Suara Sejati
Tanpa Penyesalan (Bagian Pertama)
“Sdri. Ruth Liauw, Gereja cabang Surabaya”
Saya senang sekali bisa diterima kuliah di Bandung. Untuk jurusan yang saya incar, memang perguruan tinggi di Bandung adalah salah satu yang terbaik. Terkadang saya merasa rindu pada orangtua dan teman-teman di Jakarta. Bersyukur, saya masih memiliki komunitas di Gereja. Itulah yang membuat saya terhibur. Pada hari Sabat (Sabtu), saya dapat bertemu dengan teman-teman seiman. Rasanya seperti mempunyai rumah kedua.
Suatu kali, saat beribadah, ada seorang hamba Tuhan yang mengatakan, “sangat penting DOA untuk mendapatkan pasangan seiman”. Sejak itu, saya menyimpannya di dalam hati dan menjadikannya sebagai salah satu pokok doa pribadi. Setelah lulus, saya kembali ke Jakarta.

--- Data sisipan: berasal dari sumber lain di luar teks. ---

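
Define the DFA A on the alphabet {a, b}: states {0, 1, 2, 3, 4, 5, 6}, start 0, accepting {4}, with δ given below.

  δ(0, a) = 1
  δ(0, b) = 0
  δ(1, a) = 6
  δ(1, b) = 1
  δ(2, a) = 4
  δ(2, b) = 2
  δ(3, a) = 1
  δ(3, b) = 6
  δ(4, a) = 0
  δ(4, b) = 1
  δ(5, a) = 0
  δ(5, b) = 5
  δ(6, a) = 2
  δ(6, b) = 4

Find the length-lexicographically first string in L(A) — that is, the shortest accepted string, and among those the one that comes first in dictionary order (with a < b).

A breadth-first search from 0 reaches an accepting state first via the path 0 → 1 → 6 → 4 on input aab.
No string of length < 3 is accepted (BFS exhausts all shorter strings without reaching an accepting state), and aab is the lexicographically least accepting string of length 3.

aab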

Saya dan orangtua beribadah di Gereja yang sama. Suatu hari, papa memanggil saya untuk menyampaikan hal penting yang ingin dibicarakan. Ternyata papa ingin berbicara soal perjodohan! Papa berkata, “ada seorang pemuda Gereja kita yang mau dikenalkan ke kamu. Papa kenal dengan orangtuanya. Pemuda ini baik. Apa kamu bersedia?”
Saya merasa bingung harus menjawab apa. Padahal saya tidak mengenalnya dan belum pernah bertemu dengannya. Saya hanya bisa bertanya dalam doa, “Tuhan Yesus, apa benar dia jodoh saya?”
Akhirnya pemuda itu datang menemui saya. Kami berkenalan dan saling bertanya tentang latar belakang masing-masing. Sesuai dengan yang papa jelaskan, pemuda itu beribadah di gereja yang sama, tetapi kota yang berbeda. Saya di Jakarta, sedangkan dia di Surabaya. Dia memberikan fotonya kepada saya. Mungkin dia berharap supaya saya dapat mengingat wajahnya. Kemudian dia kembali ke Surabaya.
Kami melanjutkan komunikasi melalui surat dan telepon. Tentu saya selalu membawa topik ini dalam doa. Saya selalu bertanya hal yang sama, “ Tuhan Yesus, apakah benar dia jodoh saya?” Setelah sekian waktu berdoa, hati saya merasa mantap. Walau pun perkenalan itu sangat singkat, saya setuju untuk menerimanya menjadi pasangan hidup.
Kami lalu mengikat janji pernikahan di Gereja Yesus Sejati Jakarta. Janji untuk saling setia, saya ucapkan dengan sepenuh hati dan dengan mantap. Tanpa penyesalan.
Setelah menjadi suami-istri, barulah kami dapat saling mengenal lebih dekat. Masa pacaran yang tidak sempat kami jalani seperti pada umumnya, kami tebus dengan masa sesudah menikah. Ternyata dia adalah orang yang baik dan menyenangkan.
Meskipun saya harus beradaptasi dengan tempat baru, mengikuti suami untuk pindah ke Surabaya, saya sungguh bersyukur. Semua terasa lebih mudah karena saya mendapatkan pasangan yang seiman. Sebuah pilihan yang tepat tanpa penyesalan.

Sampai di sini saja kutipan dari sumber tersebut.